German Gold, the Fed, and the Island of Yap

The “audit the Fed” crowd is rather obsessed with the idea that the Federal Reserve is an evil institution that’s lying to us all and debasing our currency.  What would have been dismissed as a fringe conspiracy theory a few years ago has become an increasingly mainstream idea, thanks in no small part to Ron Paul’s very public calls for increased scrutiny of the country’s central bank. Now, it looks like even Germany may be getting on the “audit the Fed” bandwagon. FT Alphaville has the breakdown from Eurointelligence (emphasis theirs):

The Bundesbank duly counted and weighed all the 82857 gold bars stored in Frankfurt, some 1100 tons. MPs were even allowed in the cellar to see if the gold is still there. In an ultimate act of desperation, the Bundesbank is even considering to let journalists inside the vaults. The problem is only that the gold held outside Germany has not been audited. There are no official figures, but Suddeutsche estimates about 1500 tonnes are held by the Fed, and about 800 tonnes by the central banks of England and France. The total value is some €133bn. The court of auditors has now demanded regular audits of Germany’s foreign gold reserves. The last audits from New York were from 1979/1980. The Bundesbank has since been let into the vault, but not allowed to open the boxes in which the bars are stored, something that has obviously stokes suspicions.

But the question of whether or not the gold is really there (or if it’s just painted tungsten, which has also been suggested) is a much thornier one than at first it may appear. It may seem logical to want to confirm the reserves, but it’s a move that has little upside, and plenty of risk. John Carney over at CNBC explains:

…There is nothing to be gained by inspecting the gold. If it is all there and pure, there is no difference from an undiscovered absence. But if the gold isn’t there, well, calamity could follow as trust in the central bank gold depositories evaporated instantly.

In this case, the lie might be preferable to the truth. As long as all of the central banks of the world pretend that their gold stocks are real, there’s no problem. But as soon as the truth of a conspiracy emerged, the whole system would tumble. Now, to be very clear, we don’t actually believe that the world’s gold reserves are an elaborate ruse… but the possibility certainly leads to some interesting thought experiments. For instance, Carney points out:

The compartments [in the Federal Reserve vault] do not have labels reading “Germany’s gold” and so on. They are instead numbered, and only a few people at the Fed know what numbers correspond to which country. The Fed says it does this to protect the privacy of the depositors. But this also makes actual inspection less reliable. There’s no way for Germany to know that the gold it is being shown is Germany’s, as opposed to some other depositor’s. In an extreme case—which I have no reason to believe is true—miscreants at the Fed could just show everyone who came to visit the same pile of gold.

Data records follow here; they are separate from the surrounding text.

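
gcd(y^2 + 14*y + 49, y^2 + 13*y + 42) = y + 7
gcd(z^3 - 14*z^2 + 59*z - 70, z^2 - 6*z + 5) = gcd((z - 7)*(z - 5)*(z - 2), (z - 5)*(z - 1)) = z - 5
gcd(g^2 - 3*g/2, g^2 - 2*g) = g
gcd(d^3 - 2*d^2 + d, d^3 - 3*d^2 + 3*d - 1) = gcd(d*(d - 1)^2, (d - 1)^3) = d^2 - 2*d + 1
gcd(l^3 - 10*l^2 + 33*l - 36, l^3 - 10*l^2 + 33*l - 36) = l^3 - 10*l^2 + 33*l - 36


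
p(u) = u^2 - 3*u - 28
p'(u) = 2*u - 3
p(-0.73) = -25.28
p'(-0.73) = -4.46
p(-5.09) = 13.18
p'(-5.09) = -13.18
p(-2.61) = -13.36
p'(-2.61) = -8.22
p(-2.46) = -14.57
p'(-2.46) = -7.92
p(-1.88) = -18.83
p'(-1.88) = -6.76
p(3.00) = -28.00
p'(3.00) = 3.00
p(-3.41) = -6.14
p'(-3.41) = -9.82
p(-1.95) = -18.35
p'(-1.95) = -6.90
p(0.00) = -28.00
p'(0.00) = -3.00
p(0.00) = -28.00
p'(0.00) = -3.00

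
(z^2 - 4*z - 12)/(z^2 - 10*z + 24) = (z + 2)/(z - 4)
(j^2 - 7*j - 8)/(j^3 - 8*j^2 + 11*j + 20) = (j - 8)/(j^2 - 9*j + 20)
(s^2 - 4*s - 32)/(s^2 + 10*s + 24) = (s - 8)/(s + 6)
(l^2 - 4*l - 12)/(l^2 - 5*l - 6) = (l + 2)/(l + 1)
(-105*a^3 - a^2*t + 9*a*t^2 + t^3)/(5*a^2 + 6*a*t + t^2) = (-21*a^2 + 4*a*t + t^2)/(a + t)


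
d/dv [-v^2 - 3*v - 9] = -2*v - 3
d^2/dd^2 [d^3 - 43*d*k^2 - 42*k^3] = 6*d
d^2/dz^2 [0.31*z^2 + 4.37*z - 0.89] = 0.620000000000000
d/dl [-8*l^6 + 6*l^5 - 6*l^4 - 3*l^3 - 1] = l^2*(-48*l^3 + 30*l^2 - 24*l - 9)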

All of this brings to mind the island of Yap – which despite its name is not an invention of Dr. Seuss, but an actual place where, lacking for precious metals, they instead used giant stones for money. Because the stones were so heavy, when they were “traded” they stayed right where they were; the population just agreed that ownership had been transferred. According to tradition, one of these stones was once lost in the ocean, but the people of Yap continued using that stone as money, allowing it to change ownership even though no one had seen the stone in over 100 years.

Much like the sunken stone at the island of Yap, the Bundesbank can still use their gold receipts for collateral, trade them for foreign currency, etc. Even if the gold isn’t there, as long as everyone pretends like it is, it’s still just as useful as real gold. As Milton Friedman famously noted, physical gold rarely changes hands… instead, people exchange gold receipts. In other words, “physical” gold reserves can behave as a fiat currency just as much as any paper note…. and confirming the existence (or lack) of their gold might turn out to be a terrible move for the German government. Carney sums it up perfectly:

But I like to imagine that the Fed officials would bring the Germans to the door of a compartment labeled, say, No. 322, and then pose the question: “Are you absolutely sure you want to see what’s in here?”

Talk about Pandora’s Box.

One comment

  1. Even if the gold is there, title could’ve been traded away via contract. The only way to truly be sure is to re-patriate it.